Tuesday, January 02, 2007

Post Christmas Dickens

A friend sent me this and I just saw it today -- back to work, alas... Another great NYT op-ed article by Harriet McBryde Johnson:

December 25, 2006
Op-Ed Contributor

Alas for Tiny Tim, He Became a Christmas Cliché

By HARRIET McBRYDE JOHNSON
Charleston, S.C.

DECEMBER at the Crippled Children’s School got tedious. Our schedule was packed with holiday parties, some of which made the newspaper. Whether the holiday benefactors were medical students, faculty wives, organized Baptists or Navy men, the drill was the same. We drank their punch, ate their food, acted nice and said thank you, never forgetting that some of these people might be back with serious money. There were some real needs.

Capping off the month was the unvarying Nativity play. We once considered doing the story of Scrooge. But who would be Tiny Tim? In that department, we had an embarrassment of riches: any of us could do his shtick and better. “Alas for Tiny Tim,” Dickens wrote, “he bore a little crutch, and had his limbs supported by an iron frame!”

Alas! A little crutch! An iron frame! In our world, the crutch-and-brace kids were the athletic elite. They picked up the stuff we hard-core crips dropped.

If Tiny Tim got more fuss than he deserved, we didn’t blame Dickens. We figured Tiny Tim had Dickens snowed. He even had his parents snowed. Look at what his father says when his mother asks how Tiny Tim behaved in church:

“As good as gold, and better,” says Bob. “He told me, coming home, that he hoped the people saw him in the church, because he was a cripple, and it might be pleasant to them to remember upon Christmas Day, who made lame beggars walk, and blind men see.”

Tiny Tim knew how to give an audience what it wanted. He was ancestor to all telethon poster children and the perfect model for our holiday-party behavior. He joins in festive singing — plaintively. He cries hurrah — feebly. He says, “God bless us every one!”

Tiny Tim, like some of us, was ostensibly doomed. “A Christmas Carol” teaches that no one, not even a real scrooge like Scrooge, can resist the appeal of an ostensibly doomed child.

People ate it up and still do. As heart-melting poster children come and go, Tiny Tim lives on. When a theater company in my neighborhood recently announced yet another production of “A Christmas Carol,” I decided it was time to reread the story.

I approached the book in the spirit of know-thine-enemy. In fact, I found an awful lot to like. “A Christmas Carol” swings between warm and cold, soft and harsh, sensual and spooky. It panders to our prurient fascination with food. It also gives us dancing, singing, and the giddy exhilaration of sudden redemption.

Those crowd-pleasing trappings I remembered. What surprised me went a bit deeper: the story bristles with condemnation of wealth’s arrogance in the face of poverty. As the tale begins, Scrooge is not merely stingy and mean. He is a Social Darwinist. He believes in workhouses and prisons to meet the needs of the poor and in starvation to reduce the surplus population. While disability may make Tiny Tim’s life precarious, the story hints that privation is what would seal his doom.

As the ghosts show Scrooge the consequences of his actions, they also impeach him with his own philosophy. When Scrooge asks if Tiny Tim will live, the first part of the spirit’s response has become part of popular culture: “I see a ... crutch without an owner, carefully preserved ... if these shadows remain unaltered ....”

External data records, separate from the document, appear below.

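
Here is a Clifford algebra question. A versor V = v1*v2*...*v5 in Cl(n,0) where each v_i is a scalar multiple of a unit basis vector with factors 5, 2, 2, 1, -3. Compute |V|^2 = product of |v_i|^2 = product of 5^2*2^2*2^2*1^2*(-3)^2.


Each vector v_i has |v_i|^2 = s_i^2
Squared scales: 5^2 = 25, 2^2 = 4, 2^2 = 4, 1^2 = 1, (-3)^2 = 9
|V|^2 = 25 * 4 * 4 * 1 * 9
= 3600


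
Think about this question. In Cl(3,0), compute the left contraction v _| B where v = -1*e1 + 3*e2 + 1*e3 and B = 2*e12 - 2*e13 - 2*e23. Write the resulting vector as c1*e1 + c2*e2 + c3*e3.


Left contraction v _| B = <vB>_1 (grade-1 part of the geometric product vB).
Using e1_|e12 = e2, e2_|e12 = -e1, e1_|e13 = e3, e3_|e13 = -e1, e2_|e23 = e3, e3_|e23 = -e2:
e1 coeff: -v2*b12 - v3*b13 = -(3)*(2) - (1)*(-2) = -4
e2 coeff: v1*b12 - v3*b23 = (-1)*(2) - (1)*(-2) = 0
e3 coeff: v1*b13 + v2*b23 = (-1)*(-2) + (3)*(-2) = -4
v _| B = -4*e1 + 0*e2 - 4*e3


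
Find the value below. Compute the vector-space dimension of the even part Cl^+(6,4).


Even subalgebra dimension = 2^(n-1)
n = 6 + 4 = 10
2^(10 - 1) = 2^9 = 512
Verification: sum of C(10,k) for even k = 1 + 45 + 210 + 210 + 45 + 1 = 512
Result = 512


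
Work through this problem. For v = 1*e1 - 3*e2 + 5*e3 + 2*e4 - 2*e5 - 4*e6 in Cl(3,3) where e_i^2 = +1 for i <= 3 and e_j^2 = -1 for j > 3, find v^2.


v^2 = sum of c_i^2 * e_i^2
Positive signature terms (e_i^2 = +1): 1^2 + (-3)^2 + 5^2 = 35
Negative signature terms (e_j^2 = -1): 2^2 + (-2)^2 + (-4)^2 = 24
v^2 = 35 - 24 = 11


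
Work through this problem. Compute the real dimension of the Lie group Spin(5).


Spin(n) double-covers SO(n); both have Lie algebra so(n) of dimension n(n-1)/2.
n = 5
n(n-1) = 5 * 4 = 20
dim Spin(5) = 20/2 = 10


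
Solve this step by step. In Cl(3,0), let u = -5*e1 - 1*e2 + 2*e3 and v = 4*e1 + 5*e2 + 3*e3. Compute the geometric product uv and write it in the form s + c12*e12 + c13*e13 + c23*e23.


In Cl(3,0): e_i^2 = 1, e_ie_j = -e_je_i for i != j.
Scalar part = u . v = (-5)*4 + (-1)*5 + 2*3
= -20 + (-5) + 6 = -19
e12 coeff = (-5)*5 - (-1)*4 = -25 - (-4) = -21
e13 coeff = (-5)*3 - 2*4 = -15 - 8 = -23
e23 coeff = (-1)*3 - 2*5 = -3 - 10 = -13
uv = -19 - 21*e12 - 23*e13 - 13*e23


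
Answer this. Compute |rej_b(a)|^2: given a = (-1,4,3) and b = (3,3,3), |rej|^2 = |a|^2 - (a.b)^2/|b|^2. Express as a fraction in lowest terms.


|a|^2 = (-1)^2 + 4^2 + 3^2 = 26
|b|^2 = 3^2 + 3^2 + 3^2 = 27
a . b = (-1)*3 + 4*3 + 3*3 = 18
(a.b)^2 = 18^2 = 324
|rej|^2 = 26 - 324/27
= (702 - 324)/27
= 378/27
In lowest terms: 14/1


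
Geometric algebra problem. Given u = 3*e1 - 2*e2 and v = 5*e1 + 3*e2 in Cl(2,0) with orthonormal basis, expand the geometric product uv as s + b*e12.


Expand: (3*e1 - 2*e2)(5*e1 + 3*e2)
= 3*5*e1e1 + 3*3*e1e2 + (-2)*5*e2e1 + (-2)*3*e2e2
Using e1^2 = e2^2 = 1, e2e1 = -e1e2:
Scalar part s = 3*5 + (-2)*3 = 15 + (-6) = 9
Bivector part b = 3*3 - (-2)*5 = 9 - (-10) = 19
uv = 9 + 19*e12


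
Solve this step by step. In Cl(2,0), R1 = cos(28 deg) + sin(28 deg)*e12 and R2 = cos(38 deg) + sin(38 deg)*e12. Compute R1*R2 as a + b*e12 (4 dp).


Same-plane rotors commute and their half-angles add:
R1*R2 = cos(a1 + a2) + sin(a1 + a2)*e12.
a1 + a2 = 28 + 38 = 66 deg
cos(66 deg) = 0.4067
sin(66 deg) = 0.9135
R1*R2 = 0.4067 + 0.9135*e12


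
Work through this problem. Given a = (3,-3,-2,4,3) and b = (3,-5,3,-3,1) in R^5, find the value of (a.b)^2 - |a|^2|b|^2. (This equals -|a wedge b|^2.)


a . b = 3*3 + (-3)*(-5) + (-2)*3 + 4*(-3) + 3*1
= 9 + 15 + (-6) + (-12) + 3 = 9
|a|^2 = 3^2 + (-3)^2 + (-2)^2 + 4^2 + 3^2 = 47
|b|^2 = 3^2 + (-5)^2 + 3^2 + (-3)^2 + 1^2 = 53
(a.b)^2 = 9^2 = 81
|a|^2 * |b|^2 = 47 * 53 = 2491
Result = 81 - 2491 = -2410


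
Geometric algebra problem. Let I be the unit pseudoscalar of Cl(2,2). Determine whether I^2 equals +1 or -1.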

But the ghost goes on: “What then? If he be like to die, he had better do it, and decrease the surplus population. ... Will you decide what men shall live, what men shall die? It may be, that in the sight of Heaven, you are more worthless and less fit to live than millions like this poor man’s child. Oh God! to hear the insect on the leaf pronouncing on the too much life among his hungry brothers in the dust!”

The ghost’s point is still worth making in our time, when some of the people who consume most of the world’s resources hold disabled lives cheap and begrudge the “too much” of the poor. Through the ghost, Dickens cries for justice for millions.

But he lets that cry be overshadowed by the sweet melodrama of one ostensibly doomed child. In the end, the story’s overriding directive, cherished in today’s holiday hullabaloo, is to take time off work and celebrate with family, and from our abundance to toss some holiday merriment at the less fortunate.

The genius of most successful propaganda is to know what the audience wants and how far it will go. Perhaps, marked by his own family’s experience of the poorhouse, Dickens hoped Tiny Tim would inveigle holiday benefactors into making feel-good gestures and then returning to address the real needs. Perhaps Dickens hoped charity might prove a catalyst for something beyond charity.

But then and now, the season of giving is about the feel-good gesture. Holding a party at the Crippled Children’s School is so easy, so immediately satisfying. It is much harder, the prospect of reward often so remote, to seek justice for our sisters and brothers in the dust.

Harriet McBryde Johnson is the author of the memoir “Too Late to Die Young” and the novel “Accidents of Nature.”